Em entrevista ao El País, presidente também falou sobre as manifestações e sobre os pactos 

A presidente Dilma Rousseff afirmou, em entrevista ao jornal espanhol 'El País', que a economia brasileira teve seu crescimento revisado para 1,5% em 2012, acima da alta de 0,9% divulgada pelo Instituto Brasileiro de Geografia e Estatística (IBGE) em março.

"Esta semana resolveram reavaliar o PIB (Produto Interno Bruto). E o PIB do ano passado, que era 0,9%, passou para 1,5%", disse Dilma. "Nós sabíamos que não era 0,9%, que estava subestimado o PIB. Isso acontece com outros países também.
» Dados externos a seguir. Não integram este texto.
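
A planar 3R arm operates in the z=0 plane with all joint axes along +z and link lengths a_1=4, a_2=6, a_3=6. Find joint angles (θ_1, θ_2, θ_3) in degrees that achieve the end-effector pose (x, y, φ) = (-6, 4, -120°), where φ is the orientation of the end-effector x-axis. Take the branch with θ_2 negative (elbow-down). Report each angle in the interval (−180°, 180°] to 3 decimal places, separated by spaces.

wrist centre = target − a_3·(cos φ, sin φ) = (-3.0000, 9.1962)
cos θ_2 = (93.5692−4²−6²)/(2·4·6) = 0.8660; θ_2 = -30.0000° (elbow-down)
β = atan2(9.1962,-3.0000) = 108.0675°; ψ = atan2(-3.0000,9.1962) = -18.0675°
θ_1 = β − ψ = 126.1351°
θ_3 = φ − θ_1 − θ_2 = 143.8649° (wrapped to (-180°,180°])

126.135 -30.000 143.865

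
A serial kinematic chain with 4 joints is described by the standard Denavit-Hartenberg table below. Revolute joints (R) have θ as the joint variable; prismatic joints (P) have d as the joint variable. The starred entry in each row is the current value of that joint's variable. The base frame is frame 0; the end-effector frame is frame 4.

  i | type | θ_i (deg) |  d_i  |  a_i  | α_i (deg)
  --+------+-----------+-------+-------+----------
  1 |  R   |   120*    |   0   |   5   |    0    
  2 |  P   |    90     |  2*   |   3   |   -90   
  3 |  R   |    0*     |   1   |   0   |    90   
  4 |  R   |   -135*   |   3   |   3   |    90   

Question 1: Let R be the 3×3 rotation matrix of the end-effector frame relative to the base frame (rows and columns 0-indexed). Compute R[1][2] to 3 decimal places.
-0.259

End-effector z-axis (col 2 of R) = (0.9659,-0.2588,0.0000)
R[1][2] = -0.2588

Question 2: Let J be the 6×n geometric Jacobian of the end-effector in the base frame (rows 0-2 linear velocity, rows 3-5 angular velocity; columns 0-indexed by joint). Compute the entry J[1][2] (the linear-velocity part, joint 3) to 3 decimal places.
axis z_2 = (0.5000,-0.8660,0.0000); lever o_n−o_2 = (1.2765,2.0318,3.0000)
cross product → J_v[:, 2] = (-2.5981,-1.5000,2.1213)
J_ω[:, 2] = z_2
entry J[1][2] = -1.5000

-1.500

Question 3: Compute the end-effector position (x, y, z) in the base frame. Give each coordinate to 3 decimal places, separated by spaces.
-3.822 4.862 5.000

after link 1: o_1 = (-2.5000, 4.3301, 0.0000)
after link 2: o_2 = (-5.0981, 2.8301, 2.0000)
after link 3: o_3 = (-4.5981, 1.9641, 2.0000)
after link 4: o_4 = (-3.8216, 4.8619, 5.0000)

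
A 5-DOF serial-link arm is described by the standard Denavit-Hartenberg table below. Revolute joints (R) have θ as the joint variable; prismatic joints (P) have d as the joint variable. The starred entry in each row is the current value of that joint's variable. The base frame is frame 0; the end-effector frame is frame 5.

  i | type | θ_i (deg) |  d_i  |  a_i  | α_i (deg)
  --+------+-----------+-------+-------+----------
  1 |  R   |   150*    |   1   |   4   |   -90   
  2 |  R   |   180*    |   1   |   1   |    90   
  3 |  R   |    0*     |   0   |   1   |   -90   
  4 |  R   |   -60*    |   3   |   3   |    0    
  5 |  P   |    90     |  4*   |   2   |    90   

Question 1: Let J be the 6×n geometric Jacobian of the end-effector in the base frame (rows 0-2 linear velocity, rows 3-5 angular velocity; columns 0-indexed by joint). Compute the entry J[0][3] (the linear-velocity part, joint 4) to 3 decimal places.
1.384

axis z_3 = (-0.5000,-0.8660,0.0000); lever o_n−o_3 = (-0.7010,-7.6782,-1.5981)
cross product → J_v[:, 3] = (1.3840,-0.7990,3.2321)
J_ω[:, 3] = z_3
entry J[0][3] = 1.3840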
Os Estados Unidos sempre revisam seu PIB. Agora nós neste ano vamos crescer bem mais do que 1,5% - resta saber quanto acima", acrescentou.
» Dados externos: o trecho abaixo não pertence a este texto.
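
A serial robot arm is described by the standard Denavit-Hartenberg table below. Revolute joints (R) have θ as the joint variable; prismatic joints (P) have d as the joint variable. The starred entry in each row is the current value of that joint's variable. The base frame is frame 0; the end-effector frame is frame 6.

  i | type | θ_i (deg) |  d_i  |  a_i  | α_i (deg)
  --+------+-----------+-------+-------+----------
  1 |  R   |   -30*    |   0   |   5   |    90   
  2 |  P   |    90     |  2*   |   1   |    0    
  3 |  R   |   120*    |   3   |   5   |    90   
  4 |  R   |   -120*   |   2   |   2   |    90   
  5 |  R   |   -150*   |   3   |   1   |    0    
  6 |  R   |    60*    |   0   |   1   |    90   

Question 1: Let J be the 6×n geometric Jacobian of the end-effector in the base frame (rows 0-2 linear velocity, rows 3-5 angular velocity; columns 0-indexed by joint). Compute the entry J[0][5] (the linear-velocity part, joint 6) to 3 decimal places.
0.808

axis z_5 = (0.3995,-0.8080,0.4330); lever o_n−o_5 = (0.4330,-0.2500,-0.8660)
cross product → J_v[:, 5] = (0.8080,0.5335,0.2500)
J_ω[:, 5] = z_5
entry J[0][5] = 0.8080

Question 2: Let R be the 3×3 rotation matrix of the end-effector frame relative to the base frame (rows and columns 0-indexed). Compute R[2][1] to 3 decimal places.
0.433

End-effector y-axis (col 1 of R) = (0.3995,-0.8080,0.4330)
R[2][1] = 0.4330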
Dilma também comentou as manifestações que aconteceram no país em junho. Segundo ela, as manifestações pacíficas rejuvenescem um país. Ela lembrou que foi percebido um lado importante, de descontentamento com a qualidade dos serviços públicos.

“Ninguém estava nessas manifestações pedindo uma volta atrás, um retrocesso. O que se pedia era que houvesse um avanço. (…) Essas manifestações eram fruto de dois processos: um processo de democratização e também os processos de inclusão social e de crescimento do salário, do emprego, de crescimento das políticas sociais, que levaram para a classe média milhões de pessoas. Essas pessoas que saíram da miséria tinham reivindicações relacionadas à questão da saúde, da educação, da mobilidade urbana”, disse.

A presidente ainda lembrou que as manifestações criaram as condições para os cinco pactos propostos por ela em favor do Brasil.

“No caso da saúde, nós fizemos o programa Mais Médicos. Tudo que nós prometemos nos cinco pactos nós entregamos. Prometemos uma melhoria considerável na questão da saúde pública, e não só investimentos em postos de saúde, unidades de pronto-atendimento e hospitais, mas na questão dos médicos”, explicou.

Dilma também citou o pacto pela mobilidade urbana, que resultou em um investimento de R$ 143 bilhões em transporte coletivo urbano: metrô, VLT, BRT e corredor exclusivo de ônibus. Ela destacou que é a primeira vez que um governo federal faz esse volume de investimento. No pacto pela educação, foi aprovada a destinação dos royalties e o fundo social do pré-sal para a área.

“E o pacto pela reforma política que nós enviamos para o Congresso e que eu acho que é fundamental, que implica uma reforma eleitoral que trate de tudo – de financiamento de campanha, mas também, em decorrência disso, uma melhoria sistemática na questão ética que é a da corrupção. Agora, a condição para esses pactos é a estabilidade fiscal”, afirmou.